Shares of UnitedHealth were off 5%, or $3.72, to $71.47 in midday trading.
Some analysts attributed the sell-off to the fact UnitedHealth didn't surpass Wall Street's expectations or raise the top end of its profit forecast, as it often does during the year.
"United didn’t have a terrible quarter by any means," Citigroup analyst Carl McDonald said in a research note.
"But we can’t forget that these stocks are all trading at or near 52-week highs, with valuation multiples above historical norms, so the bar is a lot higher than it’s been over the last couple of years."
UnitedHealth is the first major health insurer to report third-quarter results, and it often sets the tone for the industry.
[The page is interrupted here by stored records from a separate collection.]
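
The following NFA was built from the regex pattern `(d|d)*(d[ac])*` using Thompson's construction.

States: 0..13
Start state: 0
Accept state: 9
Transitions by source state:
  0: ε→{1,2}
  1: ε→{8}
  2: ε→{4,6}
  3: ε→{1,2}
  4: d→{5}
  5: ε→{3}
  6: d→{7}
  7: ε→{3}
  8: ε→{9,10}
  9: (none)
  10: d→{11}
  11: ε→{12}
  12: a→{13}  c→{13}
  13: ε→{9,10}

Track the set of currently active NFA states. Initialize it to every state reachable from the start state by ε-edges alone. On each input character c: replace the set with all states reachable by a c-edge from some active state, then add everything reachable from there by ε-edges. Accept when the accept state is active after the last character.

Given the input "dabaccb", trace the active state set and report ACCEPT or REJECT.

S₀ = ε-closure({0}) = {0,1,2,4,6,8,9,10}
'd' @ 1: {1,2,3,4,5,6,7,8,9,10,11,12}  [accepting]
'a' @ 2: {9,10,13}  [accepting]
'b' @ 3: {}  — state set empty
rest 'accb' ignored (set empty)
after full input: {}  (accept=9 not in)

Answer: REJECT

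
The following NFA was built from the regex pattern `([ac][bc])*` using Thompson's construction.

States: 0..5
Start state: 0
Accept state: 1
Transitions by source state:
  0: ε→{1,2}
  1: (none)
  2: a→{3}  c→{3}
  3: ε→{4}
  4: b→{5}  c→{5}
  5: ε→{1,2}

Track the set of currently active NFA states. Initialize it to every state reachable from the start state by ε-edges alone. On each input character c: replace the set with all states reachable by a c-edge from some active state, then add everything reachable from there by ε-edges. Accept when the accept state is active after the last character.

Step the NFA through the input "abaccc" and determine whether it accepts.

initial (ε-close {0}): {0,1,2}
'a' @ 1: {3,4}
'b' @ 2: {1,2,5}  (accept∈set)
'a' @ 3: {3,4}
'c' @ 4: {1,2,5}  (accept∈set)
'c' @ 5: {3,4}
'c' @ 6: {1,2,5}  (accept∈set)
final: {1,2,5}; accept 1 in set

Answer: ACCEPT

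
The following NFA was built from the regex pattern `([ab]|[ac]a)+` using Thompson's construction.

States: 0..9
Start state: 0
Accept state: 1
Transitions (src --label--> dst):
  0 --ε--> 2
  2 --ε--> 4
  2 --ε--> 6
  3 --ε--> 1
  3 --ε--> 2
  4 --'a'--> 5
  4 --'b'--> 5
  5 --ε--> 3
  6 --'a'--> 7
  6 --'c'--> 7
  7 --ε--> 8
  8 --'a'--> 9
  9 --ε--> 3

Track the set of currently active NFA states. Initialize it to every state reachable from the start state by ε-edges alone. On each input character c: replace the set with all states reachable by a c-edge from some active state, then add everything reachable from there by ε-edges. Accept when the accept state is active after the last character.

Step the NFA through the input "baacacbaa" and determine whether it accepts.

start: ε-closure({0}) = {0,2,4,6}
'b' @ 1: {1,2,3,4,5,6}  ✓accept
'a' @ 2: {1,2,3,4,5,6,7,8}  ✓accept
'a' @ 3: {1,2,3,4,5,6,7,8,9}  ✓accept
'c' @ 4: {7,8}
'a' @ 5: {1,2,3,4,6,9}  ✓accept
'c' @ 6: {7,8}
'b' @ 7: {}  — dead — no transitions
rest 'aa' ignored (set empty)
final: {}; accept 1 not in set

Answer: REJECT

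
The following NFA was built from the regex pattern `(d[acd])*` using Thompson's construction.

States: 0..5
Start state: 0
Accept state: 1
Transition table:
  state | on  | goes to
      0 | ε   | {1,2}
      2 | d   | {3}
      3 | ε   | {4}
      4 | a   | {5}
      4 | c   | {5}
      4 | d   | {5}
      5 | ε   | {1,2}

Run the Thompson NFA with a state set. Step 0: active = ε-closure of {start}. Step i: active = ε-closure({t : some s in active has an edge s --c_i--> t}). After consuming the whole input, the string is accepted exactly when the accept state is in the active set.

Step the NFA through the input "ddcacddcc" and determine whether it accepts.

S₀ = ε-closure({0}) = {0,1,2}
'd' @ 1: {3,4}
'd' @ 2: {1,2,5}  ✓accept
'c' @ 3: {}  — dead — no transitions
rest 'acddcc' ignored (set empty)
end set {} — state 1 not in

Answer: REJECT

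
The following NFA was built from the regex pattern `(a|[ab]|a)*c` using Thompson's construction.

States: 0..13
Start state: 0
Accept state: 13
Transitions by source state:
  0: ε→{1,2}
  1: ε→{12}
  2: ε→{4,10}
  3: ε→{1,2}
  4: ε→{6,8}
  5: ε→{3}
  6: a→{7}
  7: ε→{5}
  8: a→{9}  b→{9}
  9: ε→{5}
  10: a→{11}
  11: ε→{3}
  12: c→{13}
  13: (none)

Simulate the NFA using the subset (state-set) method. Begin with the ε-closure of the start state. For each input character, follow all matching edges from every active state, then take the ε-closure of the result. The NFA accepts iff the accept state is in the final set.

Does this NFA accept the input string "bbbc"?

S₀ = ε-closure({0}) = {0,1,2,4,6,8,10,12}
'b' @ 1: {1,2,3,4,5,6,8,9,10,12}
'b' @ 2: {1,2,3,4,5,6,8,9,10,12}
'b' @ 3: {1,2,3,4,5,6,8,9,10,12}
'c' @ 4: {13}  ✓accept
end set {13} — state 13 in

Answer: ACCEPT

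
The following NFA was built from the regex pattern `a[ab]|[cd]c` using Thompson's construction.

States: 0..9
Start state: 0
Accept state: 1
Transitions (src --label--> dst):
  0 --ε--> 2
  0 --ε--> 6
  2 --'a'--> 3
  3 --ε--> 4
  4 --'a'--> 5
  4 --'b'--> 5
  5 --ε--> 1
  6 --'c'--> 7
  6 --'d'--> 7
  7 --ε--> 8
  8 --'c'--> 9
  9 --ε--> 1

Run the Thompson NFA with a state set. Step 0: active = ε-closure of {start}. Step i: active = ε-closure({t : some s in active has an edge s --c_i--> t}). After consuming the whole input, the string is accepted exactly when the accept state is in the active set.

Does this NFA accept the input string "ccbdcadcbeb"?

start: ε-closure({0}) = {0,2,6}
'c' @ 1: {7,8}
'c' @ 2: {1,9}  [accepting]
'b' @ 3: {}  — no active states
rest 'dcadcbeb' ignored (set empty)
end set {} — state 1 not in

Answer: REJECT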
WellPoint Inc., which runs Anthem Blue Cross in California and 13 other Blue Cross plans, reports earnings next week.
During the third quarter, UnitedHealth said it added 275,000 people to its commercial, Medicare and Medicaid health plans for a total membership of 45.3 million.
Compared to other insurers, UnitedHealth has been more cautious about participating in new government-run exchanges that are part of the federal Affordable Care Act.
For instance, UnitedHealth opted out of California's exchange and it is leaving the state's individual insurance market entirely at year end. It remains a big player in the employer insurance market and serving Medicare enrollees in California and nationwide.